Zweiter Stromausfall innerhalb einer Woche: Kuba erneut im Dunkeln – zehn Millionen Menschen betroffen.

Zweiter Stromausfall innerhalb einer Woche: Kuba erneut im Dunkeln – zehn Millionen Menschen betroffen
Zweiter Stromausfall innerhalb einer Woche: Kuba erneut im Dunkeln – zehn Millionen Menschen betroffen

Kuba versinkt im Energienotstand

Nach Angaben von TSN.ua: Am 22. März 2026 erlebte Kuba den zweiten kompletten Zusammenbruch seines Stromnetzes innerhalb weniger Tage. Erst am 16. März 2026 hatte es einen ähnlichen Totalausfall gegeben. Nun ist das gesamte Land erneut von der Stromversorgung abgeschnitten. Der Hauptgrund für diese Energiekrise ist ein akuter Treibstoffmangel, der auf die gedrosselten Lieferungen aus Venezuela zurückzuführen ist.

Die Folgen für die rund zehn Millionen Einwohner Kubas sind verheerend. Ohne Elektrizität zeigen sich gravierende Probleme in nahezu allen Lebensbereichen:

  • Krankenhäuser kämpfen mit Betriebsunterbrechungen;
  • Ein Großteil des öffentlichen Nahverkehrs ist zum Erliegen gekommen;
  • Der Schulunterricht ist massiv beeinträchtigt;
  • Die Tourismusbranche, ein zentraler Wirtschaftsfaktor, ist lahmgelegt.

Internationale Einflüsse verschärfen die Lage

Erschwerend kommt die Politik der US-Regierung unter Donald Trump hinzu. Ende Januar 2026 hatte sie eine verschärfte Blockade gegen Kuba verhängt. Der US-Präsident spricht offen von einem möglichen Zusammenbruch der kubanischen Führung und unterstreicht damit die Ernsthaftigkeit der Krise. Die Wurzeln des Energiekollapses liegen im Treibstoffmangel und der Unfähigkeit des Stromnetzes, sich unter den Bedingungen knapper Ressourcen zu stabilisieren.

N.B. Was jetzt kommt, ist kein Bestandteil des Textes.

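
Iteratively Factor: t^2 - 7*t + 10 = (t - 5)*(t - 2)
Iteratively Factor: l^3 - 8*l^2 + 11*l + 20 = (l - 4)*(l^2 - 4*l - 5) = (l - 4)*(l + 1)*(l - 5)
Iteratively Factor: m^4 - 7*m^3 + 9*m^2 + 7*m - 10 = (m - 5)*(m^3 - 2*m^2 - m + 2) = (m - 5)*(m - 1)*(m^2 - m - 2) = (m - 5)*(m - 1)*(m + 1)*(m - 2)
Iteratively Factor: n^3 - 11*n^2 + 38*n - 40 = (n - 5)*(n^2 - 6*n + 8) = (n - 5)*(n - 4)*(n - 2)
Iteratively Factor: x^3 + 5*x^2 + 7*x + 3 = (x + 1)*(x^2 + 4*x + 3) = (x + 1)*(x + 3)*(x + 1)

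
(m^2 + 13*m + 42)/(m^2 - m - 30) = (m^2 + 13*m + 42)/(m^2 - m - 30)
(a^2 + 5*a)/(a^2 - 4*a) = (a + 5)/(a - 4)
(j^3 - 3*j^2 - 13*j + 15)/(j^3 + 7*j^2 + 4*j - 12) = (j^2 - 2*j - 15)/(j^2 + 8*j + 12)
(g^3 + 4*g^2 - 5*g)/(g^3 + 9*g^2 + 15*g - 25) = g/(g + 5)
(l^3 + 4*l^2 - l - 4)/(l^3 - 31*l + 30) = (l^2 + 5*l + 4)/(l^2 + l - 30)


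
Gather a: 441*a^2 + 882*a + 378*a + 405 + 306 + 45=441*a^2 + 1260*a + 756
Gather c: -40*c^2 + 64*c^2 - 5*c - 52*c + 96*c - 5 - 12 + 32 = 24*c^2 + 39*c + 15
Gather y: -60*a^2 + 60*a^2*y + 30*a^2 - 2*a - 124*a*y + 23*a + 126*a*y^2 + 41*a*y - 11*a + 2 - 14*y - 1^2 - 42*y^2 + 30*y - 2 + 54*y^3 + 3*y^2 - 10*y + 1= -30*a^2 + 10*a + 54*y^3 + y^2*(126*a - 39) + y*(60*a^2 - 83*a + 6)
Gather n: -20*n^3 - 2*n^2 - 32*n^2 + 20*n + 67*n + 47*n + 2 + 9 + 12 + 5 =-20*n^3 - 34*n^2 + 134*n + 28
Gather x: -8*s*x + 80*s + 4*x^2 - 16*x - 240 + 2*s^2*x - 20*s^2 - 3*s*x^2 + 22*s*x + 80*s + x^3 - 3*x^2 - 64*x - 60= -20*s^2 + 160*s + x^3 + x^2*(1 - 3*s) + x*(2*s^2 + 14*s - 80) - 300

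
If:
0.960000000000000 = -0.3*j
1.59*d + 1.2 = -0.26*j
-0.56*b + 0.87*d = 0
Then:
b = -0.36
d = -0.23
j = -3.20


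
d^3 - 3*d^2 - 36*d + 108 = (d - 6)*(d - 3)*(d + 6)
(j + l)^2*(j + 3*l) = j^3 + 5*j^2*l + 7*j*l^2 + 3*l^3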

Kuba steckt somit in einer kritischen Notlage. Es bedarf dringend wirksamer Maßnahmen, um die Stromversorgung wiederherzustellen und die Lebensbedingungen der Bevölkerung zu verbessern.

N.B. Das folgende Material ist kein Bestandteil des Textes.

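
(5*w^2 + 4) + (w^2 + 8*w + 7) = 6*w^2 + 8*w + 11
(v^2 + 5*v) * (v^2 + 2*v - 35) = v^4 + 7*v^3 - 25*v^2 - 175*v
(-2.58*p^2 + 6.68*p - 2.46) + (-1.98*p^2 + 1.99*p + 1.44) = -4.56*p^2 + 8.67*p - 1.02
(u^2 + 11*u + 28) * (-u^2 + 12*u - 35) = -u^4 + u^3 + 69*u^2 - 49*u - 980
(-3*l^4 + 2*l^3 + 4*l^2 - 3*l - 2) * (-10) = 30*l^4 - 20*l^3 - 40*l^2 + 30*l + 20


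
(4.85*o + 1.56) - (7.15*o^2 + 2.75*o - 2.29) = -7.15*o^2 + 2.1*o + 3.85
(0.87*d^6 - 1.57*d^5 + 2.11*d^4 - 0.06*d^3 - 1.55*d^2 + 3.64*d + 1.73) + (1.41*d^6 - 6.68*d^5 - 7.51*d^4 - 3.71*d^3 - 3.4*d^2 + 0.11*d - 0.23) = 2.28*d^6 - 8.25*d^5 - 5.4*d^4 - 3.77*d^3 - 4.95*d^2 + 3.75*d + 1.5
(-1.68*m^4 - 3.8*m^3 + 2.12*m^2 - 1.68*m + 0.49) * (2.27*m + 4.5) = -3.8136*m^5 - 16.186*m^4 - 12.2876*m^3 + 5.7264*m^2 - 6.4477*m + 2.205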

Die Ereignisse zeigen deutlich, wie anfällig das Land für äußere Einflüsse ist – insbesondere durch seine Abhängigkeit von importierten Brennstoffen. Unter dem Druck der verschärften US-Sanktionen gerät die kubanische Wirtschaft zunehmend in Bedrängnis. Die Folgen dieses Energiezusammenbruchs könnten die soziale Stabilität und wirtschaftliche Entwicklung noch lange belasten. Die Regierung ist nun gefordert, Wege zur Sanierung der Energieinfrastruktur zu finden und die Abhängigkeit von ausländischen Lieferanten zu verringern, um künftige Krisen dieser Art zu vermeiden.